The days when Deutsche Bank officials played big to win big are over. The lender’s new credo is “back to the roots.” The plan to overhaul Deutsche Bank is radical, DW’s Henrik Böhme writes, but the outcome remains open.
Deutsche Bank, Germany’s largest lender, has presented a radical agenda to stop the company from bleeding out. The 149-year-old bank has had a miserable time of late. CEO Christian Sewing, who’s been at the helm of the lender for about a year now, has decided to subject Deutsche Bank to an emergency operation. Cosmetic improvements won’t cut it anymore.
The bank logged a profit in 2018 for the first time in three years. It also boasted some earnings in the first quarter of 2019. But the €200 million ($225 million) in the black pales beside the profits booked by Deutsche Bank’s rivals — especially in the United States.
In theory, Deutsche Bank could also have logged a profit for the second quarter of 2019, but a huge restructuring offensive will prevent this. The planned layoffs of 18,000 workers in its investment banking division and elsewhere will initially cost a lot of money — up to €7.4 billion, according to the company’s own estimates. This means that Deutsche bank will post a €2.8 billion loss for the second quarter.
Deutsche Bank is unlikely to log a profit for 2019 overall. Shareholders will have to put up with no dividend payments for this year and 2020, but they will be glad not to see another capital increase that would further decrease the value of their shares.
In recent years, Deutsche Bank has issued new shares worth €27 billion — to no avail.
Sewing, the CEO, has used core capital to finance such activities, but Deutsche Bank, which is still regulated as a systemically important bank, has to provide a lot more of this core capital than other lenders do. At the same time, risky investments are to be outsourced in the form of a “bad bank.” We’re talking about no less than €74 billion in value.
Too many questions
The lender will part with a large portion of its former investment banking business to keep only the bits that were at least modestly successful. It will withdraw from interest rate product trading as it has failed to hold a candle to Wall Street in this business segment. That’s like a permanent demotion to the finance world’s second division.
Corporate and retail banking are to become the new focus, with Sewing saying that putting customers first again would be like going back to the lender’s roots. What then was Deutsche’s main focus before, if I may ask?

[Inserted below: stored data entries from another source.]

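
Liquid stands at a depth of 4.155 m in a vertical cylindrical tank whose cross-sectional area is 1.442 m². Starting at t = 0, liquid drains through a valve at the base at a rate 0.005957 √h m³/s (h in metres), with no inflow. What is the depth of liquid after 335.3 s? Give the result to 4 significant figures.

1.811 m

A dh/dt = −Q_out = −0.005957 √h.
∫ h^(−1/2) dh = −(0.005957/A) ∫ dt, giving 2√h = 2√h₀ − (0.005957/A) t.
√h = √4.155 − 0.005957·335.3/(2·1.442) = 2.03838 − 0.692574 = 1.34581.
h = 1.34581² = 1.81120 m.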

Had employees forgotten who they were supposed to be there for? And, if so, why did it take so long before anyone noticed? What had the members of the supervisory council been doing all along?
Sewing has given his team three years. From 2022 on, Deutsche Bank will have had its glamour restored, according to this concept. Excessive costs will have to be drastically reduced, the IT infrastructure will have to be modernized, and the bank will have a much reduced workforce — at least that’s the plan.
Becoming competitive again is not going to be easy as Germany’s savings banks are increasingly boasting successful business operations. Should the European Central Bank continue its zero-interest-rate policy, Deutsche Bank will find it hard to increase profits.
Germany’s largest lender is making a radical cut — and it’s one that has been overdue. The question is whether the management can motivate employees to carry out the necessary reforms. After all, workers have suffered in recent years as several policy changes haven’t yielded their desired effects.
And customers have to be convinced, too. Just saying everything will be different will not be enough to win back disenchanted clients who have left Deutsche Bank behind.